Structure Learning: Likelihood Scores

Using Likelihood scores to find best structure

Likelihood Structure Scores lecture introduces the likelihood scores. The overall concept is quite clear: we can evaluate, how good is a random graph, if we use its structure to estimate some data (using MLE, of course).

What I find exciting here is the following:

  • one can see a certain strong connection between Machine Learning and Information Theory.
  • if two graphs have a very similar score, can we run inference in a sparser graph instead of inference in other more complex graphs?
  • inference optimization can be replaced by another type of optimization, e.g. with a focus to memory

Decomposible score theorem

Theorem says, that:

\[\operatorname{score}_{L}(\mathcal{G}: \mathcal{D})=M \sum_{i=1}^{n} \mathbf{I}_{\hat{P}}\left(X_{i} ; \mathbf{P a}_{X_{i}}^{G}\right)-M \sum_{i=1}^{n} \boldsymbol{H}_{\hat{P}}\left(X_{i}\right)\]

Property

Let’s assume, that \(G_0\) is a graph, where all variables are independent. The likelihood score can be written as:

\[\operatorname{score}_{L}(\mathcal{G_0}: \mathcal{D})= - M \sum_{i=1}^{n} \boldsymbol{H}_{\hat{P}}\left(X_{i}\right)\]

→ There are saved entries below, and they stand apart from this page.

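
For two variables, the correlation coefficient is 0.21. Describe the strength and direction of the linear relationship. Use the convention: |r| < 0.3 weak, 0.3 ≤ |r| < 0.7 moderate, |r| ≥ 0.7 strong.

r = 0.21 > 0 so the relationship is positive.
|r| = 0.21, which falls in the weak range.

weak positive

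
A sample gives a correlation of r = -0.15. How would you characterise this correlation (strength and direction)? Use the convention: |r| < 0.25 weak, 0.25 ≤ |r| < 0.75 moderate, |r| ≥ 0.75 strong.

r = -0.15 < 0 so the relationship is negative.
|r| = 0.15, which falls in the weak range.

weak negative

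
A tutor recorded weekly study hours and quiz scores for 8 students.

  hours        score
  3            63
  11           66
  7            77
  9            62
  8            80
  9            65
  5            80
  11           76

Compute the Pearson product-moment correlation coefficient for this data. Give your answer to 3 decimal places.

-0.051

n = 8, Σx = 63, Σy = 569, Σx² = 551, Σy² = 40899, Σxy = 4473
nΣxy − ΣxΣy = 35784 − 35847 = -63
nΣx² − (Σx)² = 4408 − 3969 = 439; nΣy² − (Σy)² = 327192 − 323761 = 3431
r = -63 / √(439 × 3431) = -63 / 1227.2771 ≈ -0.051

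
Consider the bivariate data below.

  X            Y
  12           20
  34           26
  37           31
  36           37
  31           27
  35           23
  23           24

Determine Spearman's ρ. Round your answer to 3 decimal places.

Rank X: 1, 4, 7, 6, 3, 5, 2
Rank Y: 1, 4, 6, 7, 5, 2, 3
d = rank(X) − rank(Y): 0, 0, 1, -1, -2, 3, -1; Σd² = 16
ρ = 1 − 6Σd² / [n(n²−1)] = 1 − 6×16 / (7×48) = 1 − 96/336 ≈ 0.714

0.714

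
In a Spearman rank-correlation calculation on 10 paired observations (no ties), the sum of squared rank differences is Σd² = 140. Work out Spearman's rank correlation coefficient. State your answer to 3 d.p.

0.152

ρ = 1 − 6Σd² / [n(n²−1)] = 1 − 6×140 / (10×99)
  = 1 − 840/990 = 1 − 0.8485 ≈ 0.152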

Let’s connect a pair of nodes (e.g \(X_i\) -> \(X_j\)). Denote new graph as \(G_1\). The likelihood score will be:

\[\operatorname{score}_{L}(\mathcal{G_1}: \mathcal{D})=M \mathbf{I}_{\hat{P}}\left(X_{i};X_{j}\right)-M \sum_{i=1}^{n} \boldsymbol{H}_{\hat{P}}\left(X_{i}\right)\]

If can be seen, that one connection adds contribution that is equivalent to exactly \(M\mathbf{I}_{\hat{P}}\left(X_{i};X_{j}\right)\).

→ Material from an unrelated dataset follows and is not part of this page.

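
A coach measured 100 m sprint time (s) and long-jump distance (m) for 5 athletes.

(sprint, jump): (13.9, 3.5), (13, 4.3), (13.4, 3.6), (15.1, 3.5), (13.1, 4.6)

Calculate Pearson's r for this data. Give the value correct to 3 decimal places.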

If \(X_i \perp\!\!\!\perp X_j\), then \(\mathbf{I}_{\hat{P}}\left(X_{i};X_{j}\right) = 0\) and we get the same likelihood score as for graph \(G_0\).

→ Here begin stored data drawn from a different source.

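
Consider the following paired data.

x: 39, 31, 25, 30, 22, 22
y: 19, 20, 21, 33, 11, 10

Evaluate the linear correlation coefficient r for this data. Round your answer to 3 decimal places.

0.466

n = 6, Σx = 169, Σy = 114, Σx² = 4975, Σy² = 2512, Σxy = 3338
nΣxy − ΣxΣy = 20028 − 19266 = 762
nΣx² − (Σx)² = 29850 − 28561 = 1289; nΣy² − (Σy)² = 15072 − 12996 = 2076
r = 762 / √(1289 × 2076) = 762 / 1635.8374 ≈ 0.466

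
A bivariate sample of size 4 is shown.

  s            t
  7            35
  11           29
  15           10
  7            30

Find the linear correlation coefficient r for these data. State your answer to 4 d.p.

-0.9191

n = 4, Σs = 40, Σt = 104, Σs² = 444, Σt² = 3066, Σst = 924
nΣst − ΣsΣt = 3696 − 4160 = -464
nΣs² − (Σs)² = 1776 − 1600 = 176; nΣt² − (Σt)² = 12264 − 10816 = 1448
r = -464 / √(176 × 1448) = -464 / 504.8247 ≈ -0.9191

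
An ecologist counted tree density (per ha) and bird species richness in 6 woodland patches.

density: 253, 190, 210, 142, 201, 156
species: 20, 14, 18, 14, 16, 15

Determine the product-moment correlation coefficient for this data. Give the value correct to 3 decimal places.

0.879

n = 6, Σx = 1152, Σy = 97, Σx² = 229110, Σy² = 1597, Σxy = 19044
nΣxy − ΣxΣy = 114264 − 111744 = 2520
nΣx² − (Σx)² = 1374660 − 1327104 = 47556; nΣy² − (Σy)² = 9582 − 9409 = 173
r = 2520 / √(47556 × 173) = 2520 / 2868.3075 ≈ 0.879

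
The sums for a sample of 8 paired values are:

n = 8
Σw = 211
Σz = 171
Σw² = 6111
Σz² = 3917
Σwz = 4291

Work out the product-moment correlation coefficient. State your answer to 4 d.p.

r = (nΣwz − ΣwΣz) / √[(nΣw² − (Σw)²)(nΣz² − (Σz)²)]
Numerator: 8×4291 − 211×171 = -1753
Denominator: √[(48888 − 44521)(31336 − 29241)] = √[4367 × 2095] = 3024.7091
r = -1753 / 3024.7091 ≈ -0.5796

-0.5796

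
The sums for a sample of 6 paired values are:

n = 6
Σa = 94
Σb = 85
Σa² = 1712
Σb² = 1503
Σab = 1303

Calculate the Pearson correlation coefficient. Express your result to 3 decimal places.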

Does direction plays role?

The direction doesn’t play any role. But if the parents list was affected(!), the likelihood score changes

Interesting facts

\(\mathbf{I}_{\hat{P}}\left(X_{i}\right) = 0\) and \(\mathbf{I}_{\hat{P}}\left(X_{i};\emptyset\right) = 0\)

Last update:16 August 2020